Eben deswegen ist des Menschen nichts so unwürdig, als Gewalt zu erleiden, denn Gewalt hebt ihn auf. Wer sie uns antut, macht uns nichts Geringeres als die Menschheit4 streitig; wer sie feiger Weise erleidet, wirft seine Menschheit hinweg.
Aber dieser Anspruch auf absolute Befreiung von allem, was Gewalt ist, scheint ein Wesen vorauszusetzen, welches Macht genug besitzt, jede andere Macht von sich abzutreiben. Findet er sich in einem Wesen, welches im Reich der Kräfte nicht den obersten Rang behauptet, so entsteht ein unglücklicher Widerspruch zwischen dem Trieb und dem Vermögen.
In diesem Falle befindet sich der Mensch. Umgeben von zahllosen Kräften, die alle ihm überlegen sind und den Meister über ihn spielen, macht er durch seine Natur Anspruch, von keiner Gewalt zu erleiden. Durch seinen Verstand zwar steigert er künstlicher Weise seine natürlichen Kräfte, und bis auf einen gewissen Punkt gelingt es ihm wirklich, physisch über alles Herr zu werden. Gegen alles, sagt das Sprichwort, gibt es Mittel, nur nicht gegen den Tod. Aber diese einzige Ausnahme, wenn sie das wirklich im strengsten Sinne ist, würde den ganzen Begriff des Menschen aufheben. Nimmermehr kann er das Wesen sein, welches will, wenn es auch nur einen Fall gibt, wo er schlechterdings muss, was er nicht will. Dieses einzige Schreckliche, was er nur muss und nicht will, wird wie ein Gespenst ihn begleiten und ihn, wie auch wirklich bei den mehresten Menschen der Fall ist, den blinden Schrecknissen der Phantasie zur Beute überliefern; seine gerühmte Freiheit ist absolut nichts, wenn er auch nur in einem einzigen Punkte gebunden ist. Die Kultur soll den Menschen in Freiheit setzen und ihm dazu behilflich sein, seinen ganzen Begriff zu erfüllen. Sie soll ihn also fähig machen, seinen Willen zu behaupten, denn der Mensch ist das Wesen, welches will. [...]

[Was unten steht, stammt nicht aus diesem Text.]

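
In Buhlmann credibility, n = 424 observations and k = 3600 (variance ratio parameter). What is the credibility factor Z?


Z = n / (n + k)
= 424 / (424 + 3600)
= 424 / 4024
= 0.1054


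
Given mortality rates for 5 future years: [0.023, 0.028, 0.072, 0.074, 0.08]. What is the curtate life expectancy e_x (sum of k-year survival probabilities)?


e_x = sum_{k=1}^{n} k_p_x
k_p_x values:
  1_p_x = 0.977
  2_p_x = 0.949644
  3_p_x = 0.88127
  4_p_x = 0.816056
  5_p_x = 0.750771
e_x = 4.3747


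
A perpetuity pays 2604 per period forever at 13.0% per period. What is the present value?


PV = PMT / i
= 2604 / 0.13
= 20030.7692


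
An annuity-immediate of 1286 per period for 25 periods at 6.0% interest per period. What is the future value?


FV = PMT * ((1+i)^n - 1) / i
= 1286 * ((1.06)^25 - 1) / 0.06
= 1286 * (4.291871 - 1) / 0.06
= 70555.7624


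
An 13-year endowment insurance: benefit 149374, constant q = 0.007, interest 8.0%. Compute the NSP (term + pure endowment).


Term component = 7985.0685
Pure endowment = 13_p_x * v^13 * benefit = 0.912726 * 0.367698 * 149374 = 50131.006
NSP = 58116.0745


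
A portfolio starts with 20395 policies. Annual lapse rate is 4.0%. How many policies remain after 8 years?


remaining = initial * (1 - lapse)^years
= 20395 * (1 - 0.04)^8
= 20395 * 0.72139
= 14712.7405


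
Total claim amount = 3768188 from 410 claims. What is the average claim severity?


severity = total / number
= 3768188 / 410
= 9190.7024


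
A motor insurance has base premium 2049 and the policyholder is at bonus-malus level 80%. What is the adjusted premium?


adjusted = base * BM_level / 100
= 2049 * 80 / 100
= 2049 * 0.8
= 1639.2


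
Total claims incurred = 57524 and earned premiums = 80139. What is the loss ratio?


Loss ratio = claims / premiums
= 57524 / 80139
= 0.7178


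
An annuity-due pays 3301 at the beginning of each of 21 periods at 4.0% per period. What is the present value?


PV_due = PMT * (1-(1+i)^(-n))/i * (1+i)
PV_immediate = 46310.257
PV_due = 46310.257 * 1.04
= 48162.6673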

Dies ist auf zweierlei Weise möglich. Entweder realistisch, wenn der Mensch der Gewalt Gewalt entgegensetzt, wenn er als Natur die Natur beherrschet; oder idealistisch, wenn er aus der Natur heraustritt und so, in Rücksicht auf sich, den Begriff der Gewalt vernichtet. Was ihm zu dem ersten verhilft, heißt physische Kultur. Der Mensch bildet seinen Verstand und seine sinnlichen Kräfte aus, um die Naturkräfte nach ihren eigenen Gesetzen entweder zu Werkzeugen seines Willens zu machen oder sich vor ihren Wirkungen, die er nicht lenken kann, in Sicherheit zu setzen. Aber die Kräfte der Natur lassen sich nur bis auf einen gewissen Punkt beherrschen oder abwehren; über diesen Punkt hinaus entziehen sie sich der Macht des Menschen und unterwerfen ihn der ihrigen. Jetzt also wäre es um seine Freiheit getan, wenn er keiner andern als der physischen Kultur fähig wäre. Er soll aber ohne Ausnahme Mensch sein, also in keinem Fall etwas gegen seinen Willen erleiden. Kann er also den physischen Kräften keine verhältnismäßige physische Kraft mehr entgegensetzen, so bleibt ihm, um keine Gewalt zu erleiden, nichts anderes übrig als: ein Verhältnis, welches ihm so nachteilig ist, ganz und gar aufzuheben und eine Gewalt, die er der Tat nach erleiden muss, dem Begriff nach zu vernichten. Eine Gewalt dem Begriffe nach vernichten, heißt aber nichts anderes, als sich derselben freiwillig unterwerfen. Die Kultur, die ihn dazu geschickt macht, heißt die moralische. [...]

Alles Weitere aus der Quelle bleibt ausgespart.